During the first 2 weeks of daily GHB administration (750 mg/kg of body weight) the animals showed behavioral changes that confirmed to the researchers that GHB was having neurobiological effects at the dosage used; they spent more time in resting postures and had difficulty with tasks requiring fine motor skills, such as picking raisins or M&Ms from small cups. After 2 weeks of GHB administration, each baboon received injections (32 and 56 mg/kg, 8 days apart) of a compound that blocks GHB from attaching to GABA-B receptors—structures composed of proteins that influence brain cells' responses to the chemical GABA, one of the brain's primary carriers of intercellular communications. Immediately after injection of the GABA-B blocker, the baboons exhibited symptoms that included tremors, vomiting, and increased aggression, together with milder behavioral changes, such as assuming abnormal postures and sitting with their eyes closed. These symptoms increased with higher doses of the GABA-B blocker and dissipated after its effects wore off. When the researchers discontinued GHB administration after 1 month, the animals exhibited the same withdrawal symptoms as those triggered by the GABA-B blocker.

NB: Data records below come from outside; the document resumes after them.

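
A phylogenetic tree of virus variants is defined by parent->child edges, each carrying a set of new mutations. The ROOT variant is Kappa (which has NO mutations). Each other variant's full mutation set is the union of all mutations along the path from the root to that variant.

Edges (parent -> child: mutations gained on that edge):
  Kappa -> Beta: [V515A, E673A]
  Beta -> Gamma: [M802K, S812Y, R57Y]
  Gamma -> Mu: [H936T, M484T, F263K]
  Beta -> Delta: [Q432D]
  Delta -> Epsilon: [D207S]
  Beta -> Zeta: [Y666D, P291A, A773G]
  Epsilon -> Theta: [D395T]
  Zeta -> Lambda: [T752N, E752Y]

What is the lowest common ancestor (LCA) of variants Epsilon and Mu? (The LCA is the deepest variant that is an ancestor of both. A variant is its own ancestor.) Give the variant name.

Answer: Beta

Derivation:
Path from root to Epsilon: Kappa -> Beta -> Delta -> Epsilon
  ancestors of Epsilon: {Kappa, Beta, Delta, Epsilon}
Path from root to Mu: Kappa -> Beta -> Gamma -> Mu
  ancestors of Mu: {Kappa, Beta, Gamma, Mu}
Common ancestors: {Kappa, Beta}
Walk up from Mu: Mu (not in ancestors of Epsilon), Gamma (not in ancestors of Epsilon), Beta (in ancestors of Epsilon), Kappa (in ancestors of Epsilon)
Deepest common ancestor (LCA) = Beta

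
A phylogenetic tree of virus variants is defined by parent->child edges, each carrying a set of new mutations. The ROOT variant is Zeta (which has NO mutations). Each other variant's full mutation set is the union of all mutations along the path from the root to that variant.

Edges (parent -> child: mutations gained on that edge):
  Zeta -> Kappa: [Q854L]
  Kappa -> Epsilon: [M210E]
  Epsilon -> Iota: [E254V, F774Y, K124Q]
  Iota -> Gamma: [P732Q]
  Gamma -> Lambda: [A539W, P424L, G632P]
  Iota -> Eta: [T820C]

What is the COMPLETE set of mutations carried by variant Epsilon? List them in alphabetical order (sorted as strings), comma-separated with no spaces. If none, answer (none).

At Zeta: gained [] -> total []
At Kappa: gained ['Q854L'] -> total ['Q854L']
At Epsilon: gained ['M210E'] -> total ['M210E', 'Q854L']

Answer: M210E,Q854L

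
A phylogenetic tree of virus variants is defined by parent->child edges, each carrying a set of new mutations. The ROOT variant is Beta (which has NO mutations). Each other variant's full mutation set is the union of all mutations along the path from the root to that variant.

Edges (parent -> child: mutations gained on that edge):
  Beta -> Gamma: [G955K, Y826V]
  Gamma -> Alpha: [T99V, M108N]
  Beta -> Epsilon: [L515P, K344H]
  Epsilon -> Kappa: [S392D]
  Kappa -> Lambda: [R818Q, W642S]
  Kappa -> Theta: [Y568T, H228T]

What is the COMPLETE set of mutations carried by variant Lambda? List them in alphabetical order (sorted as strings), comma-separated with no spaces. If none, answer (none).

Answer: K344H,L515P,R818Q,S392D,W642S

Derivation:
At Beta: gained [] -> total []
At Epsilon: gained ['L515P', 'K344H'] -> total ['K344H', 'L515P']
At Kappa: gained ['S392D'] -> total ['K344H', 'L515P', 'S392D']
At Lambda: gained ['R818Q', 'W642S'] -> total ['K344H', 'L515P', 'R818Q', 'S392D', 'W642S']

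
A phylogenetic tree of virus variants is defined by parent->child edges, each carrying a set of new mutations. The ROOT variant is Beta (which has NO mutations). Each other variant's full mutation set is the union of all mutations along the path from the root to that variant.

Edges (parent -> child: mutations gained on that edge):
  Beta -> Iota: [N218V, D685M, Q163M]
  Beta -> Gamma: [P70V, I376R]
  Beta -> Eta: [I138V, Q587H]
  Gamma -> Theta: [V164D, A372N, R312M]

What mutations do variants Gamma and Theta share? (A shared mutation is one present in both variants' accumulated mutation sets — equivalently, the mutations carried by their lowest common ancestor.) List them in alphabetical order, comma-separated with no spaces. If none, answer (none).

Accumulating mutations along path to Gamma:
  At Beta: gained [] -> total []
  At Gamma: gained ['P70V', 'I376R'] -> total ['I376R', 'P70V']
Mutations(Gamma) = ['I376R', 'P70V']
Accumulating mutations along path to Theta:
  At Beta: gained [] -> total []
  At Gamma: gained ['P70V', 'I376R'] -> total ['I376R', 'P70V']
  At Theta: gained ['V164D', 'A372N', 'R312M'] -> total ['A372N', 'I376R', 'P70V', 'R312M', 'V164D']
Mutations(Theta) = ['A372N', 'I376R', 'P70V', 'R312M', 'V164D']
Intersection: ['I376R', 'P70V'] ∩ ['A372N', 'I376R', 'P70V', 'R312M', 'V164D'] = ['I376R', 'P70V']

Answer: I376R,P70V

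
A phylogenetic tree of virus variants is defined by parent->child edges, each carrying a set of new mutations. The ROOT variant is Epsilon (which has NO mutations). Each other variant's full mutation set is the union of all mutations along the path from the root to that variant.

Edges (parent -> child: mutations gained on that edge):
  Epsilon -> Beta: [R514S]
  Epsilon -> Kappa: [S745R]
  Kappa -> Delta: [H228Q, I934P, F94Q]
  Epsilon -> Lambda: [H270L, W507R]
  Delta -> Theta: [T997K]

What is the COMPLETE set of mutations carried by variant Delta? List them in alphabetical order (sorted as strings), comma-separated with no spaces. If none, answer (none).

Answer: F94Q,H228Q,I934P,S745R

Derivation:
At Epsilon: gained [] -> total []
At Kappa: gained ['S745R'] -> total ['S745R']
At Delta: gained ['H228Q', 'I934P', 'F94Q'] -> total ['F94Q', 'H228Q', 'I934P', 'S745R']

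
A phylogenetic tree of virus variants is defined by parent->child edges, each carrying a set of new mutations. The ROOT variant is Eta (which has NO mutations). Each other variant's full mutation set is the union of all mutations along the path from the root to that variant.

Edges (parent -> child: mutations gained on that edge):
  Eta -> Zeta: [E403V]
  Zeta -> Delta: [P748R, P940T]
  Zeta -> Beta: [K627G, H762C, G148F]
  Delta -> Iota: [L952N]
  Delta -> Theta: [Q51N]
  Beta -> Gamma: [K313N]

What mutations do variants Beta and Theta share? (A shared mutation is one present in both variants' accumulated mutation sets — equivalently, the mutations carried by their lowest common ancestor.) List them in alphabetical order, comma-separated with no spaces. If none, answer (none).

Accumulating mutations along path to Beta:
  At Eta: gained [] -> total []
  At Zeta: gained ['E403V'] -> total ['E403V']
  At Beta: gained ['K627G', 'H762C', 'G148F'] -> total ['E403V', 'G148F', 'H762C', 'K627G']
Mutations(Beta) = ['E403V', 'G148F', 'H762C', 'K627G']
Accumulating mutations along path to Theta:
  At Eta: gained [] -> total []
  At Zeta: gained ['E403V'] -> total ['E403V']
  At Delta: gained ['P748R', 'P940T'] -> total ['E403V', 'P748R', 'P940T']
  At Theta: gained ['Q51N'] -> total ['E403V', 'P748R', 'P940T', 'Q51N']
Mutations(Theta) = ['E403V', 'P748R', 'P940T', 'Q51N']
Intersection: ['E403V', 'G148F', 'H762C', 'K627G'] ∩ ['E403V', 'P748R', 'P940T', 'Q51N'] = ['E403V']

Answer: E403V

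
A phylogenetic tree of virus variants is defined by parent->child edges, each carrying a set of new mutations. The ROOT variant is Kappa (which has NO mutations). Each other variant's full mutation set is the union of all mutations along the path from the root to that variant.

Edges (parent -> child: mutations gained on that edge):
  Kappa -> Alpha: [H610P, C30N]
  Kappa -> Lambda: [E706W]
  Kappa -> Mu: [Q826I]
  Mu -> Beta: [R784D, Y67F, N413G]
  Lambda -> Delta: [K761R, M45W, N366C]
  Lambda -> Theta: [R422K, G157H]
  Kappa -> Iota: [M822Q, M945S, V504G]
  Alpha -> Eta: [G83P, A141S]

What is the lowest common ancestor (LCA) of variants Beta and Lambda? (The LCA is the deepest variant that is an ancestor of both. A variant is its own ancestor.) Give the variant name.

Path from root to Beta: Kappa -> Mu -> Beta
  ancestors of Beta: {Kappa, Mu, Beta}
Path from root to Lambda: Kappa -> Lambda
  ancestors of Lambda: {Kappa, Lambda}
Common ancestors: {Kappa}
Walk up from Lambda: Lambda (not in ancestors of Beta), Kappa (in ancestors of Beta)
Deepest common ancestor (LCA) = Kappa

Answer: Kappa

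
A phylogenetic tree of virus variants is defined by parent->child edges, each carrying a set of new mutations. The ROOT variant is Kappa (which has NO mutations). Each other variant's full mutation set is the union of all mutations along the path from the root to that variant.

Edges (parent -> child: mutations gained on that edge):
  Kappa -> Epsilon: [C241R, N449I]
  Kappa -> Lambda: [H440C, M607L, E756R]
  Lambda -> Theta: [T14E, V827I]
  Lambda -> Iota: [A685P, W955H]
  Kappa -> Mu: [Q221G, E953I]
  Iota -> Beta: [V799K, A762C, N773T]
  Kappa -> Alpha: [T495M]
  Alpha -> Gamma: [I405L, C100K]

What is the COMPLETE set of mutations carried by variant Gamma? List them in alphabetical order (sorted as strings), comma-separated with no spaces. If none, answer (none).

At Kappa: gained [] -> total []
At Alpha: gained ['T495M'] -> total ['T495M']
At Gamma: gained ['I405L', 'C100K'] -> total ['C100K', 'I405L', 'T495M']

Answer: C100K,I405L,T495M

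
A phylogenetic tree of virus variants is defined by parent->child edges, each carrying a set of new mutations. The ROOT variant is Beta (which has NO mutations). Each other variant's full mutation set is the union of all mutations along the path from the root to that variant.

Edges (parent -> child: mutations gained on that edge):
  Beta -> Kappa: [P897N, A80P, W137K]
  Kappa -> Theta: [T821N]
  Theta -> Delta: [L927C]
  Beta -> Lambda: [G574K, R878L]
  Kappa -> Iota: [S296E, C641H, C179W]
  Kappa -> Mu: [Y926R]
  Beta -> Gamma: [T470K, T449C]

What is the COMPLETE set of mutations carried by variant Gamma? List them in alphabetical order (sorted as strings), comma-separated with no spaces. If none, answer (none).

At Beta: gained [] -> total []
At Gamma: gained ['T470K', 'T449C'] -> total ['T449C', 'T470K']

Answer: T449C,T470K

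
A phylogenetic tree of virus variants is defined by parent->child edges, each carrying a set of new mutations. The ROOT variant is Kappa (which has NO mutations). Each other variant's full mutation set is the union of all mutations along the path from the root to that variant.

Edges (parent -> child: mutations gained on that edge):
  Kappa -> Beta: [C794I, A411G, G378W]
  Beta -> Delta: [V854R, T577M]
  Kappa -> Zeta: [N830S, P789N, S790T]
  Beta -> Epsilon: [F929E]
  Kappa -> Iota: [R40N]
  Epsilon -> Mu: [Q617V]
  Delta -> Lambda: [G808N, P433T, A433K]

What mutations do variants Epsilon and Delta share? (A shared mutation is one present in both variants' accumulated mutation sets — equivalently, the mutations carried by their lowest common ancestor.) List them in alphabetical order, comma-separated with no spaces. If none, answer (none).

Accumulating mutations along path to Epsilon:
  At Kappa: gained [] -> total []
  At Beta: gained ['C794I', 'A411G', 'G378W'] -> total ['A411G', 'C794I', 'G378W']
  At Epsilon: gained ['F929E'] -> total ['A411G', 'C794I', 'F929E', 'G378W']
Mutations(Epsilon) = ['A411G', 'C794I', 'F929E', 'G378W']
Accumulating mutations along path to Delta:
  At Kappa: gained [] -> total []
  At Beta: gained ['C794I', 'A411G', 'G378W'] -> total ['A411G', 'C794I', 'G378W']
  At Delta: gained ['V854R', 'T577M'] -> total ['A411G', 'C794I', 'G378W', 'T577M', 'V854R']
Mutations(Delta) = ['A411G', 'C794I', 'G378W', 'T577M', 'V854R']
Intersection: ['A411G', 'C794I', 'F929E', 'G378W'] ∩ ['A411G', 'C794I', 'G378W', 'T577M', 'V854R'] = ['A411G', 'C794I', 'G378W']

Answer: A411G,C794I,G378W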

"The daily dose these animals received was equivalent to doses reportedly abused by humans and thought to produce dependence. The spontaneous withdrawal that occurred when GHB administration was discontinued and the withdrawal precipitated by the GABA-B blocker are evidence that the baboons were physically dependent on GHB," Dr. Weerts concludes. Moreover, the observed effects of the GABA-B blocker reinforce earlier findings that GHB acts at these receptors, Dr. Weerts says, as well as the suggestion that these sites are possible targets for therapies to counteract or inhibit GHB's effects. Dr. Weerts next plans to use her baboon model to try to quantify the combination of GHB dosage and duration of exposure that leads to dependence and to test other drugs that may precipitate or alleviate withdrawal.

Sources

  • Weerts, E.M., et al. Spontaneous and precipitated withdrawal after chronic intragastric administration of gamma-hydroxybutyrate (GHB) in baboons. Psychopharmacology179(3):678-687, 2005.
  • Goodwin, A.K.; Froestl, W.; and Weerts, E.M. Involvement of gamma-hydroxybutyrate (GHB) and GABA-B receptors in the acute behavioral effects of GHB in baboons. Psychopharmacology 180(2):342-351, 2005.